Allarme Libia, blitz di Italia e Onu per fermare la guerra

Allarme Libia, blitz di Italia e Onu per fermare la guerra
3 Minuti di Lettura
Domenica 12 Ottobre 2014, 06:24
IL VERTICE
Partecipazione a sorpresa del segretario generale delle Nazioni Unite Ban Ki-moon all'apertura della seconda sessione di dialogo politico in Libia. Ban Ki-moon è sbarcato a Tripoli assieme al ministro degli Esteri italiano Federica Mogherini. Una presenza, quella di Ban Ki-moon che sta a indicare quanto sia ormai grave la situazione in Libia sconvolta da una guerra civile. Ma la partecipazione del segretario generale dell'Onu è legata anche al grido di allarme lanciato sei giorni fa dall'inviato dell'Onu per la Libia, lo spagnolo Bernardino Leon, sull'ormai certa presenza dell'Isis in Libia. In quell'occasione, Leon, sottolineando la necessità di pacificare la Libia, aveva citato due volte l'Italia: «Questo è un Paese importante per l'Europa, un Paese vitale per l'Italia» e l'Italia (uno dei pochi paesi occidentali che continua a tenere aperta l'ambasciata a Tripoli) sta offrendo «un forte sostegno» al dialogo «con una posizione equilibrata». Ma la missione per riportare la Libia sui binari di una convivenza pacifica e di un governo inclusivo e davvero governante è proibitiva. Una Libia «sull'orlo della catastrofe» l'ha dipinta ieri il ministro Mogherini.
CAOS POLITICO
La mappa politica della Libia è, a tre anni dal rovesciamento del colonnello Gheddafi, un rompicapo. Un Parlamento, eletto a giugno, rifugiato per motivi di sicurezza a Tobruk, e boicottato dai parlamentari di Misurata, città a maggioranza filo-islamica le cui milizie controllano la capitale, che a Tripoli hanno rimesso in piedi la disciolta Assemblea parlamentare. A Bengasi i fondamentalisti di Ansar al Sharia hanno proclamato un califfato ed è loro intenzione aprire in Libia un “franchising” dello Stato Islamico; ma devono vedersela con i soldati del generale Haftar che ha dichiarato guerra agli islamici. Nelle zone desertiche del Sud, gruppi qaedisti e tribali si combattono per controllare i traffici di armi, droga e uomini. Poi le centinaia di milizie, tutte pesantemente armate, prive di qualsiasi struttura gerarchica che sgomitano fra di loro nelle maggiori città. Infine la fascia costiera dei disperati in cerca di attraversare il Mediterraneo .

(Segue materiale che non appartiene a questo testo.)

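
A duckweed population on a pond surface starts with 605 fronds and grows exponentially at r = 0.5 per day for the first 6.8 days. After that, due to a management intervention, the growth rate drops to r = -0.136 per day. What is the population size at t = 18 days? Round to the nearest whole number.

Phase 1: N(6.8) = 605·e^(0.5×6.8) = 605·e^3.4 = 18128.3.
Phase 2 runs for 18 − 6.8 = 11.2 days at r = -0.136.
N(18) = 18128.3·e^(-0.136×11.2) = 18128.3·e^-1.523 = 3952.2.

3952 fronds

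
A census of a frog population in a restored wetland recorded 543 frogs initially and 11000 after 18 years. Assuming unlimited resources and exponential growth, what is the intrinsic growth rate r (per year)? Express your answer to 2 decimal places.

From N(t) = N₀·e^(rt): e^(r·18) = 11000/543 = 20.258.
r·18 = ln(20.258) = 3.0085, so r = 3.0085/18 = 0.16714.

0.17 per year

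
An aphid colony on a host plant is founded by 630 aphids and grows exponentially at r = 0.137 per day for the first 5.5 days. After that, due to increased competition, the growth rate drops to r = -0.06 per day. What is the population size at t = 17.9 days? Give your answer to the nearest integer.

636 aphids

Phase 1: N(5.5) = 630·e^(0.137×5.5) = 630·e^0.7535 = 1338.39.
Phase 2 runs for 17.9 − 5.5 = 12.4 days at r = -0.06.
N(17.9) = 1338.39·e^(-0.06×12.4) = 1338.39·e^-0.744 = 636.014.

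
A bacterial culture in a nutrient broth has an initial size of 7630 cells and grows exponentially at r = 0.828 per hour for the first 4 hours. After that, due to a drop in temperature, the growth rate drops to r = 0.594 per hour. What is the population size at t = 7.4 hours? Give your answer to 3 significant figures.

Phase 1: N(4) = 7630·e^(0.828×4) = 7630·e^3.312 = 209367.
Phase 2 runs for 7.4 − 4 = 3.4 hours at r = 0.594.
N(7.4) = 209367·e^(0.594×3.4) = 209367·e^2.02 = 1.577644×10^6.

1580000 cells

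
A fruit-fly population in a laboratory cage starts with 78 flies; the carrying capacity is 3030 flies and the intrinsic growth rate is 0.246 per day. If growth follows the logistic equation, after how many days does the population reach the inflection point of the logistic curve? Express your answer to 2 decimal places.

Logistic growth is fastest at N = K/2 = 1515.
A = (K − N₀)/N₀ = 37.846. Set K/(1 + A·e^(−rt)) = K/2 → A·e^(−rt) = 1.
e^(−0.246t) = 1/37.846 = 0.0264228, so t = ln(37.846)/0.246 = 3.6335/0.246 = 14.77.

14.77 days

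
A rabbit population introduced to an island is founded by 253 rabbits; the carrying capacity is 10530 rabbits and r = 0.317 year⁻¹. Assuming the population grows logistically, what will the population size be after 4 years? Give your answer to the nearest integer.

847 rabbits

A = (K − N₀)/N₀ = (10530 − 253)/253 = 40.621.
N(t) = K/(1 + A·e^(−rt)) = 10530/(1 + 40.621×e^(−0.317×4)).
e^(−1.268) = 0.28139; denominator = 1 + 40.621×0.28139 = 12.43.
N = 10530/12.43 = 847.119.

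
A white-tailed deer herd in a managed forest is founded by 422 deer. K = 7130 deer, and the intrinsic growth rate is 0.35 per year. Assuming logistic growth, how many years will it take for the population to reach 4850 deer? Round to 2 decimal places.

10.06 years

A = (K − N₀)/N₀ = (7130 − 422)/422 = 15.896.
Solve 7130/(1 + 15.896·e^(−0.35t)) = 4850: 1 + 15.896·e^(−0.35t) = 1.4701, so e^(−0.35t) = 0.0295742.
−0.35·t = ln(0.0295742) = -3.5209, so t = 3.5209/0.35 = 10.06.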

«Le milizie si devono ritirare dalle città libiche, dagli aeroporti e dalle sedi governative per consentire agli organi legittimi di lavorare», ha detto ieri Ban Ki-moon. «Chiediamo a tutti i gruppi di fermare i combattimenti: gli attacchi a Bengasi del generale Khalifa Haftar devono cessare, così come le azioni di Ansar al Sharia. Abbiamo già assistito a troppe uccisioni, a troppe fughe di persone» Difficilmente, però, l'eco delle sue parole arriverà a destinazione. «La Libia - ha aggiunto Ban - ha bisogno di un Parlamento unico, che rappresenti tutti i libici, e di un governo forte».
Ad ascoltare le parole di Ban Ki-moon i deputati dei due “parlamenti” che già si erano incontrati il 29 settembre a Gadames nella prima sessione di dialogo. A parole tutti sollecitano la necessità di costruire un governo unico largamente inclusivo ma le strade e le piazze della Libia raccontano tutta un'altra storia. L'Italia, però legata a filo triplo con la Libia (per la storia, per il gas e per i profughi) non vuole arretrare di un millimetro per evitare la catastrofe: «Siamo pienamente impegnati a stare al vostro fianco, al fianco del popolo libico, per salvare la Libia da un destino che non merita» è stato l'ultimo messaggio del ministro Mogherini che oggi sarà al Cairo per la Conferenza sulla ricostruzione di Gaza.